Die Gründe für die Schalksmühler Haushaltsmisere seien nur zum Geringsten hausgemacht, sagte SPD-Fraktionsvorsitzender Lutz Schäfer: „Unsere Spielräume werden immer kleiner.“ Ähnlich sahen es auch die anderen Fraktionsvorsitzenden. Klaus Nelius (UWG) sprach von einer „unsinnigen Abgabe ohne Gegenleistung“ und forderte Bund und Land auf, die „Städte und Gemeinden an den Kosten für die Unterbringung von Flüchtlingen nicht finanziell kollabieren zu lassen“. Michael Schwalm, Fraktionsvorsitzender der CDU, forderte angesichts des Millionendefizits, die Planung und Umsetzung weiterer Gewerbeflächen voranzutreiben, um den Kreis derer, die die Steuerlast zu tragen haben, zu vergrößern. FDP-Fraktionsvorsitzender Jürgen Ebert blickte bereits ins Jahr 2017 voraus und erwartet „Steuererhöhungen in bisher nicht bekannten Ausmaß“, um das gemeindliche Minus reduzieren zu können, weil die Kommunen als „Letzte in der finanztechnischen Nahrungskette“ unter anderem bei der Flüchtlingsversorgung einmal mehr für einen Großteil der Kosten aufkommen müssten.

Notwendige Projekte unterstützen

Einig waren sich alle Parteien, auch weiterhin Geld für notwendige Projekte, beispielsweise den Aufbau der Primusschule, bereit zu stellen, dabei aber künftig noch genauer auf die Kosten und mögliche Einsparpotenziale zu achten.

Das Minus in der Gemeindekasse muss zum Ende des Jahres 2016 erstmals durch die allgemeine Rücklage gedeckt werden, die derzeit immerhin fast 40 Millionen Euro beträgt. Denn die Ausgleichsrücklage (aktuell noch rund 1,2 Millionen Euro) wird nach Ablauf des Haushaltsjahres 2015 aufgezehrt sein.

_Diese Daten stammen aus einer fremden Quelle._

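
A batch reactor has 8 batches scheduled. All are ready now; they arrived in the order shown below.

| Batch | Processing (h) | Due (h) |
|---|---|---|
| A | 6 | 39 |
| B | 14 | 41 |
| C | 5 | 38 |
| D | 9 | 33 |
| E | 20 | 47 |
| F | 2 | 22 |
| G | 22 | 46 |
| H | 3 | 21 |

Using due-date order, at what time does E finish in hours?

81

EDD (increasing due date): H F D C A B G E.
H: 0→3
F: 3→5
D: 5→14
C: 14→19
A: 19→25
B: 25→39
G: 39→61
E: 61→81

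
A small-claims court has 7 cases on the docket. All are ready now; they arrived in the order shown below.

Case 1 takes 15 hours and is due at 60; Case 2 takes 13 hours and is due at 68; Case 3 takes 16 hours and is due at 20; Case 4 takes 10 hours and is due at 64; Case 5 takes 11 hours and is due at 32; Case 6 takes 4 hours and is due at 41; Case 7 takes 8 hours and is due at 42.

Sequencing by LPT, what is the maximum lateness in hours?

LPT (decreasing processing time): Case 3 Case 1 Case 2 Case 5 Case 4 Case 7 Case 6.
Case 3: 0→16, due 20, lateness -4
Case 1: 16→31, due 60, lateness -29
Case 2: 31→44, due 68, lateness -24
Case 5: 44→55, due 32, lateness 23
Case 4: 55→65, due 64, lateness 1
Case 7: 65→73, due 42, lateness 31
Case 6: 73→77, due 41, lateness 36
Maximum = 36.

36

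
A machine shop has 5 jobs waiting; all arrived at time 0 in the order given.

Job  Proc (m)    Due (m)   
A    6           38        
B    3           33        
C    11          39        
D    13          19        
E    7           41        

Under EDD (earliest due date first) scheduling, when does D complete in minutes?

13

EDD (increasing due date): D B A C E.
D: 0→13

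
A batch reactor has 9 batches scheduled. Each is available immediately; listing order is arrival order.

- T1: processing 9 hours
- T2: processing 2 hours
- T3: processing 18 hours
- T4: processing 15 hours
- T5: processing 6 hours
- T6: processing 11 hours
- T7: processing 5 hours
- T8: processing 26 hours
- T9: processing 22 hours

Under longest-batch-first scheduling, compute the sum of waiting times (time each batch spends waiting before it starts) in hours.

633

LPT (decreasing processing time): T8 T9 T3 T4 T6 T1 T5 T7 T2.
T8: waits 0, runs 0→26
T9: waits 26, runs 26→48
T3: waits 48, runs 48→66
T4: waits 66, runs 66→81
T6: waits 81, runs 81→92
T1: waits 92, runs 92→101
T5: waits 101, runs 101→107
T7: waits 107, runs 107→112
T2: waits 112, runs 112→114
Sum = 0+26+48+66+81+92+101+107+112 = 633.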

Aufwendungen von knapp 34,5 Millionen Euro

Insgesamt sieht der gemeindliche Haushaltsplan 2016 Erträge von knapp 32 Millionen Euro vor. Dieser Summe gegenüber stehen Aufwendungen von knapp 34,5 Millionen Euro. Fast die Hälfte der Aufwendungen (gut 15 Millionen Euro) sind Transferausgaben, beispielsweise für Kreis- oder Abundanzumlage.